Veteran editor Antonio Gómez-Pan joins Therapy Studios

Los Angeles-based post house Therapy Studios has added editor Antonio Gómez-Pan to its team. Born in Madrid, and currently splitting his time between his hometown of Barcelona and LA, Gómez-Pan earned a Bachelor of Arts in film editing at cinema school ESCAC.

He says his journey to editing was “sort of a Darwinian process” after he burnt his hands on some fresnel lights and “discovered the beauty of film editing.” While still in school, he edited Mi Amigo Invisible (2010), which premiered at Sundance Film Festival and Elefante (2012), which won the Best Short Film Award at the LA Film Festival and the Sitges Film Festival, along with many others.

Gómez-Pan’s feature work includes Puzzled Love, Hooked Up and Othello, which won Best European Independent Film at ÉCU 2013. On the advertising side, he has worked with global brands like Adidas, Coca-Cola, Chanel, Unicef, Volkswagen, Nike, Ikea, Toyota and many more. Recently, he was appointed an Academic by the Spanish Motion Picture Arts & Sciences Academy, on top of winning the Gold Medal for Best Editing in Berlin.

When asked what his favorite format is, Gómez-Pan couldn’t choose, saying, “I love commercials because of their immediacy and the need to be able to synthesize, but feature films can be more personal and narratively engaging. Music videos are where you are freer to experiment and the editor’s hand is more visible. Documentaries are so rewarding because they’re created in the editing room more than any other genre. I really cannot choose among them.” His enthusiasm for working across the scale is part of why he was drawn to Therapy, where he says, “They do everything, from broadcast campaigns to long-format shows like HBO’s Sonic Highways.”
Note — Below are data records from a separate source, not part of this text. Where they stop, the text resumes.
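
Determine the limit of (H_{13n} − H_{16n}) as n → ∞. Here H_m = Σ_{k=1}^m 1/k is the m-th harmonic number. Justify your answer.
lim = ln(13/16)

Euler-Maclaurin gives H_m = ln m + γ + 1/(2m) + O(1/m^2). The γ and O(1/m) terms cancel in the difference:
  H_{13n} − H_{16n} = ln(13n) − ln(16n) + O(1/n) = ln(13/16) + O(1/n).
Hence the limit is ln(13/16).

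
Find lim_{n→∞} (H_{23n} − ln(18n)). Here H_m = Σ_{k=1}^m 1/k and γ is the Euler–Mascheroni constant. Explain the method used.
lim = ln(23/18) + γ

By Euler-Maclaurin, H_m = ln m + γ + O(1/m). So
  H_{23n} − ln(18n) = ln(23n) + γ − ln(18n) + O(1/n)
                       = ln(23/18) + γ + O(1/n).
Hence the limit is ln(23/18) + γ.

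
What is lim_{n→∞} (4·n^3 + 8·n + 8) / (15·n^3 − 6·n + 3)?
lim = 4/15

For large n the leading n^3 terms dominate both numerator and denominator. Dividing top and bottom by n^3, every other term tends to 0, leaving 4/15.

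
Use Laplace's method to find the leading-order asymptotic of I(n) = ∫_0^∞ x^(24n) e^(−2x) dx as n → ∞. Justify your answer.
I(n) ~ (sqrt(2π·24n) / 2) · (24n/(2e))^(24n)

Write the integrand as exp(24n ln x − 2x) and set f(x) = 24n ln x − 2x. Then f'(x) = 24n/x − 2 = 0 at x* = 24n/2, and f''(x*) = −24n/x*^2 = −2^2/(24n). Laplace's method (interior maximum) gives
  I(n) ~ e^(f(x*)) · sqrt(2π / |f''(x*)|)
        = exp(24n ln(24n/2) − 24n) · sqrt(2π · 24n / 2^2)
        = (24n/2)^(24n) e^(−24n) · sqrt(2π·24n) / 2
        = (sqrt(2π·24n) / 2) · (24n/(2e))^(24n).
This matches Γ(24n+1)/2^(24n+1) with Stirling applied to Γ.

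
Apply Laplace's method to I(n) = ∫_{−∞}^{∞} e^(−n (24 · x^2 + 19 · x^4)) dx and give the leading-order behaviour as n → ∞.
I(n) ~ sqrt(π/(24n))

φ(x) = 24 · x^2 + 19 · x^4 has its unique global minimum at x* = 0 (since φ'(x) = 48x + 76x^3 = 0 only at x = 0 for real x with both coefficients positive, and φ → ∞ as |x| → ∞). At x* = 0, φ(0) = 0 and φ''(0) = 48. Laplace's method then gives
  I(n) ~ sqrt(2π / (n · φ''(0))) · e^(−n φ(0)) = sqrt(2π / (48n)) = sqrt(π/(24n)).
The 19 · x^4 term contributes only at subleading order (an O(1/n) relative correction).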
Gómez-Pan joins Therapy’s existing roster of editors, which includes Doobie White, Kristin McCasey, Lenny Mesina, Meg Ramsay, Steve Prestemon and Jake Shaver. Gómez-Pan says, “Editorial houses don’t exist in Spain, so we are also the ones dealing with the salary, the schedule and all other non-creative parts of the process. That puts you in a tricky position even before you sit down in the editing suite. The role is incredibly rewarding and the editor is held in high esteem, but already I’ve found that we’re much more protected and respected here in the States.”